O despacho reclamado tem este teor:

«…o douto recurso interposto reporta-se ao despacho proferido na ref. 34211713, respeitante a manifestação de concordância judicial com a decisão de suspensão provisória – cfr. art. 281, do CPPenal.
Conforme vem sendo afirmado pela jurisprudência dos Tribunais Superiores (cfr.

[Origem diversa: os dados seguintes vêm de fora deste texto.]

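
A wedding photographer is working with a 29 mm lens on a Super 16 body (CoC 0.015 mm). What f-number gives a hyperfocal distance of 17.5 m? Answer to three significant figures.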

Acs. da R.L. de 18/03/2019 no proc. n.º 2074/16.3T9LSB-A.L1-9”, da R.P. de 08/01/2016 no proc. n.º 8215/15.0T9PRT-A.P1, da R.C. de 22/01/2014 no proc. n.º 148/13.1GCVIS.C1 e de 16/06/2015 no proc. n.º 1/15.4GCSRT.C1, todos disponíveis in www.dgsi.pt), a declaração de concordância do juiz na suspensão provisória do processo é um ato processual de natureza judicial, não decisório, que constitui o pressuposto formal, e substancial, da determinação do M. P. de suspensão provisória do processo nos termos do no 1 do art. 281 do C.P.P.

Na verdade, a verdadeira decisão de suspensão compete ao M. P., sendo a concordância do JIC mera formalidade essencial, embora de conformação (de controlo da legalidade) daquela decisão (do Ministério Público), sendo esta última (a decisão do Ministério Público) que sinaliza o fim da relação jurídica processual penal que se estabelece entre o Estado e todos os diversos sujeitos processuais penais.

O despacho de declaração judicial de concordância com a decisão de suspensão provisória do processo é, pois, um despacho irrecorrível.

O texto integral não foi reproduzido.